The Survey also reveals that the Supreme Court and the High Court work at only 64 per cent of their capacity due to the shortage of judges. The position as on date may not have changed much because for every case that is settled, a new one is added.

It is critical that the Central Board of Direct Taxes (CBDT) takes the onus to withdraw frivolous cases where there is clarity, which will ensure that the appellate authorities are freed up to decide on only worthy cases.

The tax department should also bear in mind that tax collections are directly linked to the state of the economy. When the economy is iffy, as it is now, it would be difficult to expect taxpayers to accord priority to tax payments. Instructions should be given to the field officers to take a humane view while seeking payments from taxpayers, especially at a time when the economy isn’t doing well.

It is equally important for the taxpayer to realise that they cannot hoodwink the Department all the time. They should be sensitised to pay what is due within the space provided by the Income Tax Act. They should not consider tax payments to be an obligation but a duty to the nation. It is possible that the law may not be crystal clear in every aspect, in which case they should take a considered view instead of using the lack of clarity as a tax-saving measure.

Combination of factors

The CCD episode may have been due to a combination of many factors, one of which could be pending tax dues. One cannot conclude that tax terrorism has set in on the basis of this case alone.

Yet, it is important that the top brass sensitise the officers on the ground how to handle high-value cases of known companies.

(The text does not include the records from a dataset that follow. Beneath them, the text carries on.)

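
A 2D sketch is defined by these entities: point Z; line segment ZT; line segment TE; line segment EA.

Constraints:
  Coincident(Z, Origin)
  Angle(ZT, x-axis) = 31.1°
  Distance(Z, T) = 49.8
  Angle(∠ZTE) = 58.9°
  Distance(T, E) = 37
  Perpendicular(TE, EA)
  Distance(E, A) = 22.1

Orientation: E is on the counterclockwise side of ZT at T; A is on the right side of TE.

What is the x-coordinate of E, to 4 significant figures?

9.913

Z is at the origin; ZT runs at 31.1° with length 49.8, so T = 49.8·(cos 31.1°, sin 31.1°) = (42.64, 25.72). ∠ZTE = 58.9°, so TE runs at 31.1° + (180° − 58.9°) = 152.2° from the x-axis; with |TE| = 37.0, E = T + 37.0·(cos 152.2°, sin 152.2°) = (9.913, 42.98). So E.x = 9.913.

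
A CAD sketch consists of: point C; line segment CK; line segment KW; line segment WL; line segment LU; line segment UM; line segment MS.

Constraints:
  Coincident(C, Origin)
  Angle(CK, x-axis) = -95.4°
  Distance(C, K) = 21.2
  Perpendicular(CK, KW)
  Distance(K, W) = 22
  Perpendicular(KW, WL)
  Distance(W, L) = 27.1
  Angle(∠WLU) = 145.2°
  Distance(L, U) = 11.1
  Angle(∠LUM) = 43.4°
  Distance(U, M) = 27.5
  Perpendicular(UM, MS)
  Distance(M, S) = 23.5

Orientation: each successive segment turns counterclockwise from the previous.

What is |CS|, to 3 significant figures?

38.2

C is at the origin; CK runs at -95.4° with length 21.2, so K = (-2.00, -21.1). The perpendicularity gives KW at right angles to CK, so KW runs at -5.40°; with |KW| = 22.0, W = (19.9, -23.2). The perpendicularity gives WL at right angles to KW, so WL runs at 84.6°; with |WL| = 27.1, L = (22.5, 3.80). ∠WLU = 145.2° gives LU at 119° from the x-axis; with |LU| = 11.1, U = (17.0, 13.5). ∠LUM = 43.4° gives UM at -104° from the x-axis; with |UM| = 27.5, M = (10.4, -13.2). The perpendicularity gives MS at right angles to UM, so MS runs at -14.0°; with |MS| = 23.5, S = (33.2, -18.9). Then |CS| = |S − C| = 38.2.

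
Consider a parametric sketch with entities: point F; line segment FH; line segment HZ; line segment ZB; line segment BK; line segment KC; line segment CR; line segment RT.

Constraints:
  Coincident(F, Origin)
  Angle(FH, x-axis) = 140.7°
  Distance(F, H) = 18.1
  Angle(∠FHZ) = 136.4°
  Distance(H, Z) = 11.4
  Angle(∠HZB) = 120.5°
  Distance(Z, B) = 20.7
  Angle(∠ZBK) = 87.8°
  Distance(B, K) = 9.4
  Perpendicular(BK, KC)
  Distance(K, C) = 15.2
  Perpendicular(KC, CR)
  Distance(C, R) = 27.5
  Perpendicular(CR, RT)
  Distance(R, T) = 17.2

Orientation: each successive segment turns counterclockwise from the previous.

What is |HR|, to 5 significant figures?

30.913

F is at the origin; FH runs at 140.7° with length 18.1, so H = (-14.007, 11.464). ∠FHZ = 136.4° gives HZ at -175.70° from the x-axis; with |HZ| = 11.4, Z = (-25.374, 10.609). ∠HZB = 120.5° gives ZB at -116.20° from the x-axis; with |ZB| = 20.7, B = (-34.514, -7.9638). ∠ZBK = 87.8° gives BK at -24.000° from the x-axis; with |BK| = 9.4, K = (-25.926, -11.787). BK ⟂ KC, so KC runs at 66.000°; with |KC| = 15.2, C = (-19.744, 2.0988). The perpendicularity gives CR at right angles to KC, so CR runs at 156.00°; with |CR| = 27.5, R = (-44.866, 13.284). Then |HR| = |R − H| = 30.913.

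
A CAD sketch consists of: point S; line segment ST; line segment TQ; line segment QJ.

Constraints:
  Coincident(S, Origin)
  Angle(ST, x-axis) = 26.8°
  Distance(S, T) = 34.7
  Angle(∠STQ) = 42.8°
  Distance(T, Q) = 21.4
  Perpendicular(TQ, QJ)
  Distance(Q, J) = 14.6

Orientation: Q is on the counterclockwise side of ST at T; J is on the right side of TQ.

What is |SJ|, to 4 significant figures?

38.39

S is at the origin; ST runs at 26.8° with length 34.7, so T = 34.7·(cos 26.8°, sin 26.8°) = (30.97, 15.65). ∠STQ = 42.8°, so TQ runs at 26.8° + (180° − 42.8°) = 164.0° from the x-axis; with |TQ| = 21.4, Q = T + 21.4·(cos 164.0°, sin 164.0°) = (10.40, 21.54). TQ ⟂ QJ; with |QJ| = 14.6 on the right of TQ, J = Q + 14.6·(0.2756, 0.9613) = (14.43, 35.58). Then |SJ| = |J − S| = 38.39.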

A complicated Income Tax Act that is subject to many interpretations doesn’t help at all. The formula of comfortable rates of tax, uncomplicated rules and easy compliance is the only one that has worked in India to maximise revenue. The government should start focussing on these fronts lest the fad of tax terrorism grows.

Not simplifying the law poses another risk to the government. As the GST law has shown on input tax credit, an open-ended provision can make the taxpayer terrorise the Department with false claims.